Once both sides agree, the plan will be sent back to the House and Senate for a final vote. If either chamber fails to pass it, it’s back to the drawing board for further revisions.

The House transportation plan includes:

• $578 million to add six lanes to Interstate 5 between Seatac and Federal Way and connect it to State Route 509;

• $3.7 billion for congestion relief and road safety work;

• $765 million in transit, rail and other forms of alternative transportation;

• $333 million for local road projects; and

• $148 million for commercial transportation.

Under the House plan, the first proposed 4-cent gas tax increase would occur Oct. 1, followed by another 4-cent increase in 2003.

The plan also includes a .4 percent sales tax increase on new and used cars that would go into effect in October, followed by a second .4 percent increase in October 2003.
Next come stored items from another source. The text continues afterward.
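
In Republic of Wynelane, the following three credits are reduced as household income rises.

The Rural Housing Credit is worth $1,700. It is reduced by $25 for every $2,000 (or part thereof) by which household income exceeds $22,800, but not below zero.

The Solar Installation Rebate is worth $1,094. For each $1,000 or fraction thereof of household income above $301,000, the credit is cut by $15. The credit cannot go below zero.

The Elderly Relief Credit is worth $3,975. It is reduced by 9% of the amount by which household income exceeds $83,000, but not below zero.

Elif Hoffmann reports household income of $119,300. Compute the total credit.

Rural Housing Credit: income exceeds $22,800 by $96,500, which is 49 full-or-partial $2,000 increments; reduction = 49 × $25 = $1,225, leaving $475.
Solar Installation Rebate: $119,300 is at or below the $301,000 threshold, so the full $1,094 applies.
Elderly Relief Credit: 9% of the $36,300 excess over $83,000 is $3,267; credit = $3,975 − $3,267 = $708.
Total: $475 + $1,094 + $708 = $2,277.

$2,277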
Senate Democrats offered a 10-year, $8.2 billion plan that allocates $2.6 billion for regional “mega” projects, including upgrades to Interstate 5, and $747 million for high-occupancy vehicle lanes to I-5 and State Route 167.
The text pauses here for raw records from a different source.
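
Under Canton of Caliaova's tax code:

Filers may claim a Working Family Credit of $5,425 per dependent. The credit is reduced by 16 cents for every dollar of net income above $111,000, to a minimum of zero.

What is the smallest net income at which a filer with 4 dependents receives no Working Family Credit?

Full credit = 4 × $5,425 = $21,700.
The credit falls by 16% of each dollar above $111,000, so it reaches zero when the excess is $21,700 / 16% = $135,625: income = $111,000 + $135,625 = $246,625.

$246,625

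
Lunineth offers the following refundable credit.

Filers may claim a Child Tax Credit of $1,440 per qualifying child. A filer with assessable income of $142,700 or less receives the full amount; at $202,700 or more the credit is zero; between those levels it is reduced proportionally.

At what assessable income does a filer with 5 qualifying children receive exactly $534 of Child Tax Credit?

Full credit = 5 × $1,440 = $7,200.
$534 is 534/7,200 of the full $7,200, so 6,666/7,200 of the $60,000 range has been used: income = $142,700 + $60,000 × 6,666/7,200 = $198,250.

$198,250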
The Senate plan also includes:

•$414 million for park and ride lots, commute trip reduction grants, special needs transit and vanpools;

•$289 million to help cities and counties improve local congestion; and

•$125 million for statewide safety improvements.

In the Senate’s plan, the 9-cent gas tax increase would be phased in over three years, beginning Oct. 1. Their plan includes a 1 percent sales tax on new and used vehicles and a 3-cent surcharge on diesel fuel.

The most dramatic increase out of both chambers is proposed for truck weight fees. The House Democrat plan includes a 20 percent increase in the fees; –– the first 10 percent increase in October, followed by another 10 percent in 2003.

Senate Democrats proposed a 40 percent truck fee increase that would be phased in over two years, beginning Oct. 1.

Haugen said the trucking industry should pay its “fair share” of road construction and improvement costs because trucks are one of the biggest causes of wear and tear on the roads.

Mitchell, the minority leader on the House Transportation Budget and Policy Committee, said House Republicans might accept an across-the-board, 1-cent sales tax increase. But she doubts that voters would “stand for us to keep raising the gas tax.”

Sen. Tracey Eide (R-30th District) of Federal Way called this year’s budget process “ugly,” especially considering lay-offs and the recession.

“I’m fighting tooth and nail to see we don’t have tax increases,” she said. “We can’t do tax increases at this time.”